PIT and Viagra aside (as well as the
eight
so-called ‘me-too' Viagra-like drugs for erectile dysfunction in development by Big Pharma at the time of writing), commercial prescriptions for male sexual dysfunctions of various sorts tended strongly towards gadgetry. They ranged by the start of the twenty-first-century from the Vacuum Constriction Device (a non-surgical, external implement that induces erection by applying negative pressure to fill the penis with blood and then trapping it with a rubber ring at the base of the penis), to the Implanted Penile Prosthesis (a simple, semi-rigid device that produces a permanent erection), to the Inflatable Penile Prosthesis (a more complex system with inflatable cylindrical balloons in the penis that can be pumped up or deflated on demand), to microvascular surgery (correction of erectile dysfunction by correcting abnormal blood flow to and from the penis).

It is clearly as a response to the embarrassment felt by men about their sexual dysfunction that the boom in ‘Tantric' sex techniques occurred from the 1980s onwards. As we have discussed earlier, the premise of Tantrism, revived in its many forms from Ancient Indian and Chinese roots, is that male ejaculation can and should be consciously withheld to prolong erection and give women a better penetrative sex experience. The
coitus obstructus
technique, as it was known before ‘Tantra' became the buzz phrase, was seen in various other parts of the world before its orientalist-inspired revival. It was practised by Turks, Armenians, the islanders of the Marquesas in the Pacific, and the North American Cherokees. Masters and Johnson, in the late 1970s, also argued the benefits of men training themselves to orgasm – preferably several times -without ejaculation.
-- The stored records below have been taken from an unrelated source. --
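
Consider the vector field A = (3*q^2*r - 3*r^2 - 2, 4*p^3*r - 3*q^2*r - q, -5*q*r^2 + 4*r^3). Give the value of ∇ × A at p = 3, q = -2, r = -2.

(∇×A)₁ = ∂A₃/∂q − ∂A₂/∂r = -4*p^3 + 3*q^2 - 5*r^2
(∇×A)₂ = ∂A₁/∂r − ∂A₃/∂p = 3*q^2 - 6*r
(∇×A)₃ = ∂A₂/∂p − ∂A₁/∂q = 12*p^2*r - 6*q*r
∇×A = (-4*p^3 + 3*q^2 - 5*r^2, 3*q^2 - 6*r, 12*p^2*r - 6*q*r)
At (3, -2, -2): (-116, 24, -240).

(-116, 24, -240)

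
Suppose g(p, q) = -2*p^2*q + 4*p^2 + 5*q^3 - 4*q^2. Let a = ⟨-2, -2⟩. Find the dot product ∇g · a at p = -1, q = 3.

∂g/∂p = -4*p*q + 8*p
∂g/∂q = -2*p^2 + 15*q^2 - 8*q
∇g at (-1, 3) = (4, 109)
∇g · a = (4)(-2) + (109)(-2) = -226

-226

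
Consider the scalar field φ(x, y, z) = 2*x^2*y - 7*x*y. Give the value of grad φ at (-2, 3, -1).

(-45, 22, 0)

∂φ/∂x = 4*x*y - 7*y
∂φ/∂y = 2*x^2 - 7*x
∂φ/∂z = 0
∇φ = (4*x*y - 7*y, 2*x^2 - 7*x, 0)
At (-2, 3, -1): (-45, 22, 0).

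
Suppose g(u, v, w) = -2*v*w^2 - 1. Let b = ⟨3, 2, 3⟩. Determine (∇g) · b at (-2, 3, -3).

72

∂g/∂u = 0
∂g/∂v = -2*w^2
∂g/∂w = -4*v*w
∇g at (-2, 3, -3) = (0, -18, 36)
∇g · b = (0)(3) + (-18)(2) + (36)(3) = 72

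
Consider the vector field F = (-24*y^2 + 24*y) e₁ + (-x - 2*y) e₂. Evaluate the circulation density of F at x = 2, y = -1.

-73

∂F₂/∂x = -1
∂F₁/∂y = -48*y + 24
Scalar curl = 48*y - 25
At (2, -1): -73.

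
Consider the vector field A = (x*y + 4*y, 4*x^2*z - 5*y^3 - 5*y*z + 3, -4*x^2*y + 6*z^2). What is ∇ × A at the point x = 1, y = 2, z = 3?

(∇×A)₁ = ∂A₃/∂y − ∂A₂/∂z = -8*x^2 + 5*y
(∇×A)₂ = ∂A₁/∂z − ∂A₃/∂x = 8*x*y
(∇×A)₃ = ∂A₂/∂x − ∂A₁/∂y = 8*x*z - x - 4
∇×A = (-8*x^2 + 5*y, 8*x*y, 8*x*z - x - 4)
At (1, 2, 3): (2, 16, 19).

(2, 16, 19)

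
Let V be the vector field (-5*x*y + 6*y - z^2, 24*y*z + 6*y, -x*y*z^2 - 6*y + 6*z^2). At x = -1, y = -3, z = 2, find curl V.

(∇×V)₁ = ∂V₃/∂y − ∂V₂/∂z = -x*z^2 - 24*y - 6
(∇×V)₂ = ∂V₁/∂z − ∂V₃/∂x = y*z^2 - 2*z
(∇×V)₃ = ∂V₂/∂x − ∂V₁/∂y = 5*x - 6
∇×V = (-x*z^2 - 24*y - 6, y*z^2 - 2*z, 5*x - 6)
At (-1, -3, 2): (70, -16, -11).

(70, -16, -11)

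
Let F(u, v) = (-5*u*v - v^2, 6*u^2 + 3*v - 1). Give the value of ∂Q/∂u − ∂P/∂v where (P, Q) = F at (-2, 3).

∂F₂/∂u = 12*u
∂F₁/∂v = -5*u - 2*v
Scalar curl = 17*u + 2*v
At (-2, 3): -28.

-28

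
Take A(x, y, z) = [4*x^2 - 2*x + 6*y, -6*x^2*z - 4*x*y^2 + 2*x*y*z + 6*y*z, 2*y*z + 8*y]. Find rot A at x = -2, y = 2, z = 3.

(34, 0, 62)

(∇×A)₁ = ∂A₃/∂y − ∂A₂/∂z = 6*x^2 - 2*x*y - 6*y + 2*z + 8
(∇×A)₂ = ∂A₁/∂z − ∂A₃/∂x = 0
(∇×A)₃ = ∂A₂/∂x − ∂A₁/∂y = -12*x*z - 4*y^2 + 2*y*z - 6
∇×A = (6*x^2 - 2*x*y - 6*y + 2*z + 8, 0, -12*x*z - 4*y^2 + 2*y*z - 6)
At (-2, 2, 3): (34, 0, 62).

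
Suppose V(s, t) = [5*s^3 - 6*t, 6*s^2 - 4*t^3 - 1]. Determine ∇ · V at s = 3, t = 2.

87

∂V₁/∂s = 15*s^2
∂V₂/∂t = -12*t^2
∇·V = 15*s^2 - 12*t^2
At (3, 2): 87.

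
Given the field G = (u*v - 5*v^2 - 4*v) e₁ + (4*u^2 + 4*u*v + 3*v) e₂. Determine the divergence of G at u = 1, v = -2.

∂G₁/∂u = v
∂G₂/∂v = 4*u + 3
∇·G = 4*u + v + 3
At (1, -2): 5.

5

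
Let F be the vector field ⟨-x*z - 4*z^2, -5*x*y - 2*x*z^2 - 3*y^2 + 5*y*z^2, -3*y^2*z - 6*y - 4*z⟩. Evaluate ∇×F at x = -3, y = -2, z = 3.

(∇×F)₁ = ∂F₃/∂y − ∂F₂/∂z = 4*x*z - 16*y*z - 6
(∇×F)₂ = ∂F₁/∂z − ∂F₃/∂x = -x - 8*z
(∇×F)₃ = ∂F₂/∂x − ∂F₁/∂y = -5*y - 2*z^2
∇×F = (4*x*z - 16*y*z - 6, -x - 8*z, -5*y - 2*z^2)
At (-3, -2, 3): (54, -21, -8).

(54, -21, -8)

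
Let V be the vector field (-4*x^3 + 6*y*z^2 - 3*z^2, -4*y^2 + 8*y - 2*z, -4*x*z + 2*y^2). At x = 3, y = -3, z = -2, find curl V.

(-10, 76, -24)

(∇×V)₁ = ∂V₃/∂y − ∂V₂/∂z = 4*y + 2
(∇×V)₂ = ∂V₁/∂z − ∂V₃/∂x = 12*y*z - 2*z
(∇×V)₃ = ∂V₂/∂x − ∂V₁/∂y = -6*z^2
∇×V = (4*y + 2, 12*y*z - 2*z, -6*z^2)
At (3, -3, -2): (-10, 76, -24).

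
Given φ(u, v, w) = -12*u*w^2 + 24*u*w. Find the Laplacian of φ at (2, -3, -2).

∂²φ/∂u² = 0
∂²φ/∂v² = 0
∂²φ/∂w² = -24*u
∇²φ = -24*u
At (2, -3, -2): -48.

-48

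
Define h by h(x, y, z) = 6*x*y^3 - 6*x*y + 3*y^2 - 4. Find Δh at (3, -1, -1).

-102

∂²h/∂x² = 0
∂²h/∂y² = 6*(6*x*y + 1)
∂²h/∂z² = 0
∇²h = 36*x*y + 6
At (3, -1, -1): -102.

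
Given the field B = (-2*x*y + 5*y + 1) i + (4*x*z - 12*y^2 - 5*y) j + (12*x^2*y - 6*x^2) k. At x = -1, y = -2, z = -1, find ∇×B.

(∇×B)₁ = ∂B₃/∂y − ∂B₂/∂z = 12*x^2 - 4*x
(∇×B)₂ = ∂B₁/∂z − ∂B₃/∂x = -24*x*y + 12*x
(∇×B)₃ = ∂B₂/∂x − ∂B₁/∂y = 2*x + 4*z - 5
∇×B = (12*x^2 - 4*x, -24*x*y + 12*x, 2*x + 4*z - 5)
At (-1, -2, -1): (16, -60, -11).

(16, -60, -11)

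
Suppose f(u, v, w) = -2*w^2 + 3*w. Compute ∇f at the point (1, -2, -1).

(0, 0, 7)

∂f/∂u = 0
∂f/∂v = 0
∂f/∂w = -4*w + 3
∇f = (0, 0, -4*w + 3)
At (1, -2, -1): (0, 0, 7).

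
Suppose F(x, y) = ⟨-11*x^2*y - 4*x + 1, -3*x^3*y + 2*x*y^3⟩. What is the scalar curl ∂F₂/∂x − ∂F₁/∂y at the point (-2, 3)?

∂F₂/∂x = -9*x^2*y + 2*y^3
∂F₁/∂y = -11*x^2
Scalar curl = -9*x^2*y + 11*x^2 + 2*y^3
At (-2, 3): -10.

-10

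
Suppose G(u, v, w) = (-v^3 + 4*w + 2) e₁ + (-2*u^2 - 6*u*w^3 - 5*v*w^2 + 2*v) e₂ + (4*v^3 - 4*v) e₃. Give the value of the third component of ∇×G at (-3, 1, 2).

-33

(∇×G)_3 = ∂G₂/∂u − ∂G₁/∂v
= -4*u - 6*w^3 − (-3*v^2)
= -4*u + 3*v^2 - 6*w^3
At (-3, 1, 2): -33.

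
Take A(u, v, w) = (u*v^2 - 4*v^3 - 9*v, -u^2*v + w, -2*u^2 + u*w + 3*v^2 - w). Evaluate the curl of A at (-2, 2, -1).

(∇×A)₁ = ∂A₃/∂v − ∂A₂/∂w = 6*v - 1
(∇×A)₂ = ∂A₁/∂w − ∂A₃/∂u = 4*u - w
(∇×A)₃ = ∂A₂/∂u − ∂A₁/∂v = -4*u*v + 12*v^2 + 9
∇×A = (6*v - 1, 4*u - w, -4*u*v + 12*v^2 + 9)
At (-2, 2, -1): (11, -7, 73).

(11, -7, 73)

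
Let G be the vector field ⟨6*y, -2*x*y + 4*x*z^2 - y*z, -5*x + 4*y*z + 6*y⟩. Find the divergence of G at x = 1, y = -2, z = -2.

-8

∂G₁/∂x = 0
∂G₂/∂y = -2*x - z
∂G₃/∂z = 4*y
∇·G = -2*x + 4*y - z
At (1, -2, -2): -8.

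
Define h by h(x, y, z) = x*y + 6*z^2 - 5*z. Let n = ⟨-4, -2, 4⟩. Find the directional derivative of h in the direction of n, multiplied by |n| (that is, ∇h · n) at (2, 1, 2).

∂h/∂x = y
∂h/∂y = x
∂h/∂z = 12*z - 5
∇h at (2, 1, 2) = (1, 2, 19)
∇h · n = (1)(-4) + (2)(-2) + (19)(4) = 68

68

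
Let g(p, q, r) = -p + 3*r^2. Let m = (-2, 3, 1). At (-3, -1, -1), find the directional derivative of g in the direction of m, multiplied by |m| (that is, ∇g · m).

∂g/∂p = -1
∂g/∂q = 0
∂g/∂r = 6*r
∇g at (-3, -1, -1) = (-1, 0, -6)
∇g · m = (-1)(-2) + (0)(3) + (-6)(1) = -4

-4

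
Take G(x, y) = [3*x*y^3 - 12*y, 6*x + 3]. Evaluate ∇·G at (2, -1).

-3

∂G₁/∂x = 3*y^3
∂G₂/∂y = 0
∇·G = 3*y^3
At (2, -1): -3.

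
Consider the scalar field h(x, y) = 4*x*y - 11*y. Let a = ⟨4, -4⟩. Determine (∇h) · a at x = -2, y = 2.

108

∂h/∂x = 4*y
∂h/∂y = 4*x - 11
∇h at (-2, 2) = (8, -19)
∇h · a = (8)(4) + (-19)(-4) = 108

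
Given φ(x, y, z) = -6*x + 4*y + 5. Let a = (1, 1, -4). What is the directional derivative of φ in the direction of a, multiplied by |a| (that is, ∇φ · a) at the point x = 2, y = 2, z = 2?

∂φ/∂x = -6
∂φ/∂y = 4
∂φ/∂z = 0
∇φ at (2, 2, 2) = (-6, 4, 0)
∇φ · a = (-6)(1) + (4)(1) + (0)(-4) = -2

-2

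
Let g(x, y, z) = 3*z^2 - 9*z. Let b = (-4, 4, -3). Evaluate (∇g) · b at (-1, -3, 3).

∂g/∂x = 0
∂g/∂y = 0
∂g/∂z = 6*z - 9
∇g at (-1, -3, 3) = (0, 0, 9)
∇g · b = (0)(-4) + (0)(4) + (9)(-3) = -27

-27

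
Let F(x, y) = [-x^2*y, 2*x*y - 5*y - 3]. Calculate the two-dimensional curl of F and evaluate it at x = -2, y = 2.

8

∂F₂/∂x = 2*y
∂F₁/∂y = -x^2
Scalar curl = x^2 + 2*y
At (-2, 2): 8.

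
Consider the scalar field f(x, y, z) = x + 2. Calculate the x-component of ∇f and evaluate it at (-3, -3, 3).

1

(∇f)_1 = ∂f/∂x = 1
At (-3, -3, 3): 1.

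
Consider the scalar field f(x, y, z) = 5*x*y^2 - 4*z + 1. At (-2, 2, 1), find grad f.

∂f/∂x = 5*y^2
∂f/∂y = 10*x*y
∂f/∂z = -4
∇f = (5*y^2, 10*x*y, -4)
At (-2, 2, 1): (20, -40, -4).

(20, -40, -4)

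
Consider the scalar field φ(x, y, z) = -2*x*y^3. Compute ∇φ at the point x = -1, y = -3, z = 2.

∂φ/∂x = -2*y^3
∂φ/∂y = -6*x*y^2
∂φ/∂z = 0
∇φ = (-2*y^3, -6*x*y^2, 0)
At (-1, -3, 2): (54, 54, 0).

(54, 54, 0)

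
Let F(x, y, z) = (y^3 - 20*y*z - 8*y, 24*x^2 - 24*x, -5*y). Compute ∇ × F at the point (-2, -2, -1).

(-5, 40, -144)

(∇×F)₁ = ∂F₃/∂y − ∂F₂/∂z = -5
(∇×F)₂ = ∂F₁/∂z − ∂F₃/∂x = -20*y
(∇×F)₃ = ∂F₂/∂x − ∂F₁/∂y = 48*x - 3*y^2 + 20*z - 16
∇×F = (-5, -20*y, 48*x - 3*y^2 + 20*z - 16)
At (-2, -2, -1): (-5, 40, -144).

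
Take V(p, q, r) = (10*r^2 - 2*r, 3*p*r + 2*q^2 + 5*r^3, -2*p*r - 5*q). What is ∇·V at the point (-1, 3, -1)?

∂V₁/∂p = 0
∂V₂/∂q = 4*q
∂V₃/∂r = -2*p
∇·V = -2*p + 4*q
At (-1, 3, -1): 14.

14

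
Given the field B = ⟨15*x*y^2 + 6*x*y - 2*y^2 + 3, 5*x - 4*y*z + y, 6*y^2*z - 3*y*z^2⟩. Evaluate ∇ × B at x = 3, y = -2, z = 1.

(∇×B)₁ = ∂B₃/∂y − ∂B₂/∂z = 12*y*z + 4*y - 3*z^2
(∇×B)₂ = ∂B₁/∂z − ∂B₃/∂x = 0
(∇×B)₃ = ∂B₂/∂x − ∂B₁/∂y = -30*x*y - 6*x + 4*y + 5
∇×B = (12*y*z + 4*y - 3*z^2, 0, -30*x*y - 6*x + 4*y + 5)
At (3, -2, 1): (-35, 0, 159).

(-35, 0, 159)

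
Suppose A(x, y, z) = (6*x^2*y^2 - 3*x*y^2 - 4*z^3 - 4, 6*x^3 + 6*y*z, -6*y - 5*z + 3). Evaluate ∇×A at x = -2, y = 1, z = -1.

(-12, -12, 12)

(∇×A)₁ = ∂A₃/∂y − ∂A₂/∂z = -6*y - 6
(∇×A)₂ = ∂A₁/∂z − ∂A₃/∂x = -12*z^2
(∇×A)₃ = ∂A₂/∂x − ∂A₁/∂y = -12*x^2*y + 18*x^2 + 6*x*y
∇×A = (-6*y - 6, -12*z^2, -12*x^2*y + 18*x^2 + 6*x*y)
At (-2, 1, -1): (-12, -12, 12).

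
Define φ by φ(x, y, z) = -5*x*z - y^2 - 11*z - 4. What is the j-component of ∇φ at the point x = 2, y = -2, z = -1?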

The charge against such practices in the modern era is that Tantra is really an under-the-duvet power politics play, the long-lost cousin of Viagra and therefore, rather too often, amounts to not a great deal more than male egoism and competitiveness thinly disguised as sensitivity to women. Like taking Viagra, men are inclined to practise Tantric techniques less to combat impotence than premature ejaculation, and from the desire to keep an erection at all costs even after orgasm -based on the very male conception that what women want is to be incessantly humped by a penis like a piston in a cylinder. One construction that can be placed on Tantric sex makes it appear as just another way for men to exercise their sexual selfishness; a lot of the modern Tantric literature emphasises not so much the added enjoyment it might provide women, but the enhanced experience it affords men – the idea, in other words, of travelling in hope rather than suffering the disappointment of arriving.